JAKARTA, iNews.id - Kementerian Agraria dan Tata Ruang/Badan Pertanahan Nasional (ATR/BPN) berkomitmen memberantas mafia tanah. Hal ini ditandai dibentuknya satuan tugas (satgas) khusus dalam memerangi praktik mafia tanah.
Salah satu praktik yang ditemukan di lapangan adalah terkait sertifikat ganda atau satu bidang tanah memiliki dua sertifikat sah yang dikeluarkan oleh kantor pertanahan setempat.

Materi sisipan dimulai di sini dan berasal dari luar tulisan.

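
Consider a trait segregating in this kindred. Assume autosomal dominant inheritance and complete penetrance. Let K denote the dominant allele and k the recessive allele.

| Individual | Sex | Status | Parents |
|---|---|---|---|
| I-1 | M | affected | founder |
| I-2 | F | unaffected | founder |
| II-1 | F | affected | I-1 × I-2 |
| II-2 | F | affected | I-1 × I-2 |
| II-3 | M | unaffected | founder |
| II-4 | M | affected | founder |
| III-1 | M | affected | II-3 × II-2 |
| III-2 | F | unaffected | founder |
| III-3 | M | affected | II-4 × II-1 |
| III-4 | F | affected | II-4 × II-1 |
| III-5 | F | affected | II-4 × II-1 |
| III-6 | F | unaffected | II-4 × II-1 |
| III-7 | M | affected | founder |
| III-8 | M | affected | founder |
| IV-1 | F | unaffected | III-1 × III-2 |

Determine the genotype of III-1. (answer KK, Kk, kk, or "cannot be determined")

Kk

From phenotype alone, III-1 is KK or Kk.
III-1 is affected so carries K and received k from II-3 (kk), so III-1 is Kk.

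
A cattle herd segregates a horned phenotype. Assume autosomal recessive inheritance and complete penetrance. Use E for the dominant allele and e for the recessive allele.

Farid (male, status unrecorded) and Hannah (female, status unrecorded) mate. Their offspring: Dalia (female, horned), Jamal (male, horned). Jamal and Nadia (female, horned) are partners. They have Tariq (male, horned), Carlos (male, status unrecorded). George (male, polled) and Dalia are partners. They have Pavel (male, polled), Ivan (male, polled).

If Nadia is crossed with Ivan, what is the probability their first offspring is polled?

Nadia is horned, so Nadia is ee.
Ivan is polled so carries E and received e from Dalia (ee), so Ivan is Ee.
The cross gives 1/2 Ee : 1/2 ee, so P(offspring is polled) = 1/2.

1/2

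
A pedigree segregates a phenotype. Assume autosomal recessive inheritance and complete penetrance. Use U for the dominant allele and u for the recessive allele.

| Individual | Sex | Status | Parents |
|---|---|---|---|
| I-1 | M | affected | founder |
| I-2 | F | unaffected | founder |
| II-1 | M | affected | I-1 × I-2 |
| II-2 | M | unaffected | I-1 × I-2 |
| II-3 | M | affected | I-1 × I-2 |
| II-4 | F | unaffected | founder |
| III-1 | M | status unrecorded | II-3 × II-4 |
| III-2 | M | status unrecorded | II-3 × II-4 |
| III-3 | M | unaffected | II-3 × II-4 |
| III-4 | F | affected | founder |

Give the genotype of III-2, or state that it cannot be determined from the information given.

cannot be determined

III-2's phenotype is unrecorded, and no parent or child forces a single allele at both positions; consistent genotype assignments exist with III-2 as Uu or uu.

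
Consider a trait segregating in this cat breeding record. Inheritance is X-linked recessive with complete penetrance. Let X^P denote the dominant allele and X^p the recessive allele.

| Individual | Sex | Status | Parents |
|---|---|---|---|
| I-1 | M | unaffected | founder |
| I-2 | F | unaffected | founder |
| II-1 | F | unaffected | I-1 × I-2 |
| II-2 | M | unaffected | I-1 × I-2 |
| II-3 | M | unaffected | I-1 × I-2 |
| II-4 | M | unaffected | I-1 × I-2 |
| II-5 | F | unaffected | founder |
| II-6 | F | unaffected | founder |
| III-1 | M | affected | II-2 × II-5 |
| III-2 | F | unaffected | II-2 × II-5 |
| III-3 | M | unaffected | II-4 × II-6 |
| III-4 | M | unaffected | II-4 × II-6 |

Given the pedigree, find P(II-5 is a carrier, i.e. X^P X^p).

II-5 is unaffected so carries P and passed p to III-1 (X^p Y), so II-5 is X^P X^p, giving P(X^P X^p) = 1.

1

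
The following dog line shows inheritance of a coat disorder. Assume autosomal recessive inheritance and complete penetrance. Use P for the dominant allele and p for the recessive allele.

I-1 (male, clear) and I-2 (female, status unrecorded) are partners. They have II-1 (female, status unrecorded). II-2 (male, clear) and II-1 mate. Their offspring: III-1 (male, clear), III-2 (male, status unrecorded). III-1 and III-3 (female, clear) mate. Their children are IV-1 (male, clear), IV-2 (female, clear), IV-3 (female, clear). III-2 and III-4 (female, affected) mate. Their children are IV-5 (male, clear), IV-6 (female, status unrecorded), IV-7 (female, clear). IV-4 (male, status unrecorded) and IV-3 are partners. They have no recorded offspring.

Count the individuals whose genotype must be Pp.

Obligate heterozygotes: IV-5 is clear so carries P and received p from III-4 (pp), so IV-5 is Pp; IV-7 is clear so carries P and received p from III-4 (pp), so IV-7 is Pp.
Every other individual is either homozygous by phenotype or has at least one consistent homozygous assignment, so the count is 2.

2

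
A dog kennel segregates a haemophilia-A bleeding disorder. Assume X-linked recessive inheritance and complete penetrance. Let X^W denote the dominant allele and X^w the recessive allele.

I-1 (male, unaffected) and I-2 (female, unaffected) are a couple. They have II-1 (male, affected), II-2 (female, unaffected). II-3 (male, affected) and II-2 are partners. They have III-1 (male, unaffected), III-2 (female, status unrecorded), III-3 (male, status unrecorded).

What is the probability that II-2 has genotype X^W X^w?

I-1 is unaffected, so I-1 is X^W Y.
I-2 is unaffected so carries W and passed w to II-1 (X^w Y), so I-2 is X^W X^w.
Their cross gives offspring ratios 1/2 X^W X^W : 1/2 X^W X^w. Conditioning on II-2 being unaffected, P(X^W X^w) = 1/2 / 1 = 1/2 before taking II-2's own offspring into account.
II-3 is affected, so II-3 is X^w Y.
Now use II-2's offspring. Probability of each recorded status — unaffected son III-1: 1/2 if II-2 is X^W X^w, 1 if X^W X^W. (III-2, III-3: equally likely either way, so uninformative.)
Bayes: P(X^W X^w) = 1/2·1/2 / (1/2·1/2 + 1/2·1) = 1/3.

1/3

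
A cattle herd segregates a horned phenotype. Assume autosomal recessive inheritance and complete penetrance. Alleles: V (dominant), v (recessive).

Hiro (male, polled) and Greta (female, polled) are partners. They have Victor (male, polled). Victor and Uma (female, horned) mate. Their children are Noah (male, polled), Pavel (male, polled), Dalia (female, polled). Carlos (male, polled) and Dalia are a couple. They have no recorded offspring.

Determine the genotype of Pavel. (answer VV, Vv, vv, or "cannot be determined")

Vv

From phenotype alone, Pavel is VV or Vv.
Pavel is polled so carries V and received v from Uma (vv), so Pavel is Vv.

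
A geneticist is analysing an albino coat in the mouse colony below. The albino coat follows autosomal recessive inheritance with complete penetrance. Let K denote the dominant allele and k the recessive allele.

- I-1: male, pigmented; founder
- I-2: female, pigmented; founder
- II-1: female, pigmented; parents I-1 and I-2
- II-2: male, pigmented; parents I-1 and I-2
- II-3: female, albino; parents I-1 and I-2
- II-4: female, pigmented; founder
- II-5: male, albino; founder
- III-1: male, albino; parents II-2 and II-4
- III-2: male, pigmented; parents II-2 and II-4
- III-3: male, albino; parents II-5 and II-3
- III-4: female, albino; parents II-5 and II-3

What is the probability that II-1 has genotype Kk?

I-1 is pigmented so carries K and passed k to II-3 (kk), so I-1 is Kk.
I-2 is pigmented so carries K and passed k to II-3 (kk), so I-2 is Kk.
Their cross gives offspring ratios 1/4 KK : 1/2 Kk : 1/4 kk. Conditioning on II-1 being pigmented, P(Kk) = 1/2 / 3/4 = 2/3.

2/3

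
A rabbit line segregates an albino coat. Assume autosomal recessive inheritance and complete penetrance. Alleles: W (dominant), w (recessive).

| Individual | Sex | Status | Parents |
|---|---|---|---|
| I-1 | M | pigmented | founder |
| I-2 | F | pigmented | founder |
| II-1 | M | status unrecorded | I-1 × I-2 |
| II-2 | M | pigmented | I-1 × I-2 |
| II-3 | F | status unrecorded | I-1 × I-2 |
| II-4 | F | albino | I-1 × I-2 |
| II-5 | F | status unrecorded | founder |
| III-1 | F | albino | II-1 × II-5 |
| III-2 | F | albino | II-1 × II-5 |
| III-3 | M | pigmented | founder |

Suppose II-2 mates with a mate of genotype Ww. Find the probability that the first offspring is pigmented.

I-1 is pigmented so carries W and passed w to II-4 (ww), so I-1 is Ww.
I-2 is pigmented so carries W and passed w to II-4 (ww), so I-2 is Ww.
II-2 is a pigmented offspring of I-1 (Ww) × I-2 (Ww), whose cross gives 1/4 WW : 1/2 Ww : 1/4 ww; conditioning on being pigmented, II-2 is WW with probability 1/3, Ww with probability 2/3.
Summing over parental genotype combinations, P(offspring is pigmented) = 1/3·1 + 2/3·3/4 = 5/6.

5/6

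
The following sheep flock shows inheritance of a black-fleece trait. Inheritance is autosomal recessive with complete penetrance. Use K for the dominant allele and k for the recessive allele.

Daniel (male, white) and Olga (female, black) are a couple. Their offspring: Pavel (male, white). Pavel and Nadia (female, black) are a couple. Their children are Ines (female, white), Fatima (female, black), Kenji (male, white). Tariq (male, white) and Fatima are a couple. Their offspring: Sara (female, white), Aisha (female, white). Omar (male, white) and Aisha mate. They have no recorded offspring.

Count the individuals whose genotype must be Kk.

5

Obligate heterozygotes: Pavel is white so carries K and received k from Olga (kk), so Pavel is Kk; Ines is white so carries K and received k from Nadia (kk), so Ines is Kk; Kenji is white so carries K and received k from Nadia (kk), so Kenji is Kk; Sara is white so carries K and received k from Fatima (kk), so Sara is Kk; Aisha is white so carries K and received k from Fatima (kk), so Aisha is Kk.
Every other individual is either homozygous by phenotype or has at least one consistent homozygous assignment, so the count is 5.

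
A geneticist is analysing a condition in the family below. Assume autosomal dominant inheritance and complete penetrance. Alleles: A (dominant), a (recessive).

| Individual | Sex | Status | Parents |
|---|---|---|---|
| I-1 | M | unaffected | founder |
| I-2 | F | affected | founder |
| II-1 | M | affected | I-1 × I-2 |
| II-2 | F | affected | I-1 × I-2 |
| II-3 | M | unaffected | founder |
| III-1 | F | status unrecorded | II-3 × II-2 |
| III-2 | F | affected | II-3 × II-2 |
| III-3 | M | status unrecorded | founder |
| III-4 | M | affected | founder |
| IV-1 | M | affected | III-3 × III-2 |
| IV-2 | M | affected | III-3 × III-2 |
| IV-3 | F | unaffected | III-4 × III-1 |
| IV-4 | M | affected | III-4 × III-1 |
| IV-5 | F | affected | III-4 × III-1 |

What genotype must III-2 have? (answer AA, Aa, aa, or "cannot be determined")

Aa

From phenotype alone, III-2 is AA or Aa.
III-2 is affected so carries A and received a from II-3 (aa), so III-2 is Aa.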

Juru Bicara Kementerian ATR/BPN T Hari Prihanto menjelaskan, aktivitas mafia tanah ini memiliki relasi yang cukup luas, bahkan hingga punya akses dimulai dari tingkat kelurahan, hingga penegak hukum.
"Kemudian mereka juga bermain dengan oknum yang ada di desa, kemudian memanipulasi bahwa tanah ini di desa tanah tidak berpemilik, sebetulnya itu tanah ada pemiliknya, cuma kemudian tanah itu dimanipulasi, seolah tidak ada pemiliknya," ujar Hari saat ditemui MNC Portal Indonesia di kantornya, Selasa (2/8/2022).
Kemudian, berdasarkan data dari bawah itu dibawa naik hingga ke Kantah (Kantor Tanah) atau Kanwil (Kantor Wilayah) dan bisa diterbitkan sertifikat tanahnya, meskipun tanah itu sudah terdaftar sebelumnya.